The Court of Appeal determined that the motion judge had made two legal errors. The first error was that that husband was allowed to proceed with his motion for summary judgement before he had filed an Answer and sworn Financial Statement. Rule 16 of the Family Law Rules clearly states that a party may make a motion for summary judgement for a final order without a trial on all or part of any claim made, or any defense presented in the case after the Respondent has served an answer or after the time for serving an answer has expired. However, the court determined that an Answer and Financial Statement was required in this case regardless of the motion for summary judgement brought by the husband as then the wife would have been able to cross-examine him on the Financial Statement. The Court of Appeal clarified that it is the responsibility of the individual with the assets to make the disclosure and the valuation of assets. The Court of Appeal went so far as saying that the husband could not have succeeded on a summary judgement motion without putting forward detailed information about his financial circumstances.
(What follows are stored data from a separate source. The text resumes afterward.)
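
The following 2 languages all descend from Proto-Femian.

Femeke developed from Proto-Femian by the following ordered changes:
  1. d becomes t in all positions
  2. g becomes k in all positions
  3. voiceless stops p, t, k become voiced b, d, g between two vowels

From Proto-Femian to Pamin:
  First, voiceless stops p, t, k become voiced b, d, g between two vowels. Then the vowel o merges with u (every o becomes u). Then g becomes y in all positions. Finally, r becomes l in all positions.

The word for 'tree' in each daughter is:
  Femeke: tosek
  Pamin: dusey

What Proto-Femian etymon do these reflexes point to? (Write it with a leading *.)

*doseg

Position 5: Femeke has k, Pamin has y. Taking the neighbouring segments as reconstructed: Femeke k could go back to *k or *g; Pamin y could go back to *g or *y — the one source consistent with every daughter is *g.
Position 2: Femeke has o, Pamin has u. Femeke preserves o here (none of its changes turn any other segment into o), so the proto-segment is *o.
Continuing position by position gives *doseg; check it forward:
Femeke: *doseg > toseg > tosek  (by unconditioned shift, unconditioned shift)
Pamin: *doseg
  doseg (rule 1 does not apply)
  doseg → duseg   [vowel merger]
  duseg → dusey   [unconditioned shift]
  dusey (rule 4 does not apply)
  giving Pamin dusey.
*doseg is the unique common source.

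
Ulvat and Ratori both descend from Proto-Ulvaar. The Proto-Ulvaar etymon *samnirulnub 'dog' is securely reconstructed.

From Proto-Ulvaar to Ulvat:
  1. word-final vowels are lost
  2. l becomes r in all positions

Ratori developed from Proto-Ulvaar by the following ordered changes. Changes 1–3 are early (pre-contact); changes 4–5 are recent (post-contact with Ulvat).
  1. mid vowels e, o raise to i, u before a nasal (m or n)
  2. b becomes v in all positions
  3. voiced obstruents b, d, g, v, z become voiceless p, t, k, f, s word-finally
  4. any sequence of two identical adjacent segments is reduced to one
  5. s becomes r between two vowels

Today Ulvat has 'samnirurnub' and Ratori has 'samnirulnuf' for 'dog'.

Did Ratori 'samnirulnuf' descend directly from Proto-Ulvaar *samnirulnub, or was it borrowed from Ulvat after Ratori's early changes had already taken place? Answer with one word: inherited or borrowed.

inherited

If inherited, *samnirulnub would pass through all of Ratori's changes:
Ratori: start from *samnirulnub.
  rule 1: no change — samnirulnub
  rule 2 (unconditioned shift): samnirulnub → samnirulnuv
  rule 3 (final devoicing): samnirulnuv → samnirulnuf
  rule 4: no change — samnirulnuf
  rule 5: no change — samnirulnuf
  ⇒ Ratori samnirulnuf
If borrowed from Ulvat 'samnirurnub' after the early changes, it would undergo only the recent ones:
  rule 4 (degemination): no change (samnirurnub)
  rule 5 (rhotacism): no change (samnirurnub)
  ⇒ as a loan: samnirurnub
Ratori 'samnirulnuf' matches the inherited outcome exactly, so it is an inherited cognate, not a loan.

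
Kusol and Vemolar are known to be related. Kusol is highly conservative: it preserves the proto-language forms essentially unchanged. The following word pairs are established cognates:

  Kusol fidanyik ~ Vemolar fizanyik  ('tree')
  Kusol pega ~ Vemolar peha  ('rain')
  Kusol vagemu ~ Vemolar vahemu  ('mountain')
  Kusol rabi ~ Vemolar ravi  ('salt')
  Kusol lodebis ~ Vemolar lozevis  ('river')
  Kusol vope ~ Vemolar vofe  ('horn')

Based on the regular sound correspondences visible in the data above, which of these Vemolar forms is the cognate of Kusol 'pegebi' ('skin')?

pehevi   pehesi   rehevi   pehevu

vagemu ~ vahemu — Kusol g corresponds to Vemolar h between vowels (before a front vowel).
rabi ~ ravi, lodebis ~ lozevis — Kusol b corresponds to Vemolar v between vowels (before a front vowel).
Applying these to Kusol 'pegebi':
  pegebi → pehebi   (g→h between vowels (before a front vowel))
  pehebi → pehevi   (b→v between vowels (before a front vowel))
So the Vemolar cognate is 'pehevi'.

pehevi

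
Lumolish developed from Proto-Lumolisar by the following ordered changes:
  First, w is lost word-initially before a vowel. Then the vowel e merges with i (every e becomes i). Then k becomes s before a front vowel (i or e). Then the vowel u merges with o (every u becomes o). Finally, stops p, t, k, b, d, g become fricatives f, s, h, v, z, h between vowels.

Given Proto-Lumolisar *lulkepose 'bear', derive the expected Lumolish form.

lolsifosi

Lumolish: start from *lulkepose.
  rule 1: no change — lulkepose
  rule 2 (vowel merger): lulkepose → lulkiposi
  rule 3 (palatalisation): lulkiposi → lulsiposi
  rule 4 (vowel merger): lulsiposi → lolsiposi
  rule 5 (intervocalic lenition): lolsiposi → lolsifosi
  ⇒ Lumolish lolsifosi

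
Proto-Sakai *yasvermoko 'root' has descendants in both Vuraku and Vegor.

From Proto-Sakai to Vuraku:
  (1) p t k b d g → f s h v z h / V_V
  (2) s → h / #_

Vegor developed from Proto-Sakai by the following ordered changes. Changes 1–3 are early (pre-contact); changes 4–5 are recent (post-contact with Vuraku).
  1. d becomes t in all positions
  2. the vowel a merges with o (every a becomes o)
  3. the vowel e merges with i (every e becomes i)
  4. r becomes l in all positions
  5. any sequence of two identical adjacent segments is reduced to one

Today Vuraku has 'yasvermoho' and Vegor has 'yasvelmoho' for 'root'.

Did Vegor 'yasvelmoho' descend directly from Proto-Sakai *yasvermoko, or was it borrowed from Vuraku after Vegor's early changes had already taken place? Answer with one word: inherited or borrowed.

borrowed

If inherited, *yasvermoko would pass through all of Vegor's changes:
Vegor: *yasvermoko
  yasvermoko (rule 1 does not apply)
  yasvermoko → yosvermoko   [vowel merger]
  yosvermoko → yosvirmoko   [vowel merger]
  yosvirmoko → yosvilmoko   [unconditioned shift]
  yosvilmoko (rule 5 does not apply)
  giving Vegor yosvilmoko.
If borrowed from Vuraku 'yasvermoho' after the early changes, it would undergo only the recent ones:
  rule 4 (unconditioned shift): yasvermoho → yasvelmoho
  rule 5 (degemination): no change (yasvelmoho)
  ⇒ as a loan: yasvelmoho
Vegor 'yasvelmoho' matches the loan outcome 'yasvelmoho', not the inherited 'yosvilmoko' — it skipped the early Vegor changes, so it was borrowed from Vuraku.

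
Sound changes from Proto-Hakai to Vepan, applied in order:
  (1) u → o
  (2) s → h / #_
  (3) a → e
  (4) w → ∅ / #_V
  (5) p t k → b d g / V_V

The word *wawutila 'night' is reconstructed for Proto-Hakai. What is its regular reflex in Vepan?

ewodile

Vepan: *wawutila > wawotila > wewotile > ewotile > ewodile  (by vowel merger, vowel merger, glide loss, intervocalic voicing)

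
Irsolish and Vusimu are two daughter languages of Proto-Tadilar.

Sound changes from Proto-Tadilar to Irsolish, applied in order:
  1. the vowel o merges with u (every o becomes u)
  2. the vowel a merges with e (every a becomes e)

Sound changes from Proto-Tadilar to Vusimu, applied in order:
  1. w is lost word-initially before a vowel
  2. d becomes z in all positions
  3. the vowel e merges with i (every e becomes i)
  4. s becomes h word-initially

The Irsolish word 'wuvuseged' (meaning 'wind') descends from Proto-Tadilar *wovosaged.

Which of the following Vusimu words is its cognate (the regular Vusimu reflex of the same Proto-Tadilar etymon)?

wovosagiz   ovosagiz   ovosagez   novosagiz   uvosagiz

Vusimu: start from *wovosaged.
  rule 1 (glide loss): wovosaged → ovosaged
  rule 2 (unconditioned shift): ovosaged → ovosagez
  rule 3 (vowel merger): ovosagez → ovosagiz
  rule 4: no change — ovosagiz
  ⇒ Vusimu ovosagiz

ovosagiz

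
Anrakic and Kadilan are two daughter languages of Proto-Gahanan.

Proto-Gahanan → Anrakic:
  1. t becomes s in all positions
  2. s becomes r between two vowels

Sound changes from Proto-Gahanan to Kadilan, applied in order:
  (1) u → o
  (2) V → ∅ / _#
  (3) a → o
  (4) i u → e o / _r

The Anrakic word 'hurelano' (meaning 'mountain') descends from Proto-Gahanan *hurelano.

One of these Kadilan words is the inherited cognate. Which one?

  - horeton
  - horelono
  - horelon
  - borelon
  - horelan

horelon

Kadilan: start from *hurelano.
  rule 1 (vowel merger): hurelano → horelano
  rule 2 (apocope): horelano → horelan
  rule 3 (vowel merger): horelan → horelon
  rule 4: no change — horelon
  ⇒ Kadilan horelon
Among the options, 'horelon' alone shows every Kadilan change applied in order.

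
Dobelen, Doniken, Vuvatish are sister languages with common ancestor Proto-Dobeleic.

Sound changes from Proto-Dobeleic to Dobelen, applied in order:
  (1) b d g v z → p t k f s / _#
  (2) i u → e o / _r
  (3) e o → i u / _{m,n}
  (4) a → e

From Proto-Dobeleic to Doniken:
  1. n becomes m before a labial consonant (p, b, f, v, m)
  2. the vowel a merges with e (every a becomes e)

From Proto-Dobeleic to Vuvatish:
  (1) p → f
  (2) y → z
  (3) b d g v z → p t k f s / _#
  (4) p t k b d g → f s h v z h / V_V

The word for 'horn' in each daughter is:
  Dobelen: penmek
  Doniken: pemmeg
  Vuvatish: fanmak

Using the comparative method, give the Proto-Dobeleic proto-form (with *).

*panmag

Position 3: Dobelen has n, Doniken has m, Vuvatish has n. Dobelen preserves n here (none of its changes turn any other segment into n), so the proto-segment is *n.
Position 5: Dobelen has e, Doniken has e, Vuvatish has a. Vuvatish preserves a here (none of its changes turn any other segment into a), so the proto-segment is *a.
Position 6: Dobelen has k, Doniken has g, Vuvatish has k. Doniken preserves g here (none of its changes turn any other segment into g), so the proto-segment is *g.
Continuing position by position gives *panmag; check it forward:
Dobelen: *panmag
  panmag → panmak   [final devoicing]
  panmak (rule 2 does not apply)
  panmak (rule 3 does not apply)
  panmak → penmek   [vowel merger]
  giving Dobelen penmek.
Doniken: *panmag > pammag > pemmeg  (by nasal place assimilation, vowel merger)
Vuvatish: start from *panmag.
  rule 1 (unconditioned shift): panmag → fanmag
  rule 2: no change — fanmag
  rule 3 (final devoicing): fanmag → fanmak
  rule 4: no change — fanmak
  ⇒ Vuvatish fanmak
No other proto-form is consistent with every reflex, so the reconstruction is *panmag.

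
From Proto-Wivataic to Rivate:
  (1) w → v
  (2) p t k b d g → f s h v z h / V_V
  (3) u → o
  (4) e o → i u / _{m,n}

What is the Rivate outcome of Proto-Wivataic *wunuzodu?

Rivate: *wunuzodu > vunuzodu > vunuzozu > vonozozo > vunozozo  (by unconditioned shift, intervocalic lenition, vowel merger, pre-nasal raising)

vunozozo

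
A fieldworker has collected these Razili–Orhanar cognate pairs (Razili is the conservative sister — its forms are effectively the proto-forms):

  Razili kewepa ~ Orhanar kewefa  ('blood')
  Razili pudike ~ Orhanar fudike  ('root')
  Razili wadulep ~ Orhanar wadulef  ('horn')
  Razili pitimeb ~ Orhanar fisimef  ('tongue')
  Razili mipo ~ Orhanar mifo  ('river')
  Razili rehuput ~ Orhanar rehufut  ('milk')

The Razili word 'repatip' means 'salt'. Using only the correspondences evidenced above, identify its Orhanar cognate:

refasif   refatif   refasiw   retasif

refasif

kewepa ~ kewefa — Razili p corresponds to Orhanar f between vowels (before a back vowel).
pitimeb ~ fisimef — Razili t corresponds to Orhanar s between vowels (before a front vowel).
wadulep ~ wadulef — Razili p corresponds to Orhanar f word-finally.
Applying these to Razili 'repatip':
  repatip → refatip   (p→f between vowels (before a back vowel))
  refatip → refasip   (t→s between vowels (before a front vowel))
  refasip → refasif   (p→f word-finally)
So the Orhanar cognate is 'refasif'.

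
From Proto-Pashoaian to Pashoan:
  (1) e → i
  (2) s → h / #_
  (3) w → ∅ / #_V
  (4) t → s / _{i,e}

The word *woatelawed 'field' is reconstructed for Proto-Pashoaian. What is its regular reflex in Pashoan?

Pashoan: *woatelawed > woatilawid > oatilawid > oasilawid  (by vowel merger, glide loss, palatalisation)

oasilawid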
The Court of Appeal found that the motion judge’s second error was that they misapplied the test for extending the limitation period for claiming an equalization payment. While the Court of Appeal agreed that the wife’s equalization claim was prima facie statue barred by virtue of the fact that the parties divorced in 2008, the limitation period could be extended if the moving party can establish that: (a) there are apparent grounds for relief; (b) relief is unavailable because of delay that has been incurred in good faith; and (c) no person will suffer substantial prejudice by reason of the delay.

The issue with the motion judge’s application of this was that he considered whether the wife had raised a genuine issue about whether the husband had committed fraud by swearing a Financial Statement with a net family property of $0. This, however, was not the correct test to be applied and held the wife to a higher standard than section 2(8) of the Family Law Rules. The Court of Appeal also determined that the motion judge erred by inferring that the wife knew, or ought to have known, all information about the trusts and corporations involved in this matter.


The Ontario Court of Appeal found that there was in fact a genuine issue requiring trial and overturned the motion judge’s decision. The Ontario Court of Appeal remitted the matter back to trial but did so without prejudice to either party’s right to bring a fresh motion for summary judgement once the husband had filed an Answer and Financial Statement. The Ontario Court of Appeal also ordered costs against the husband in the amount of $15,000.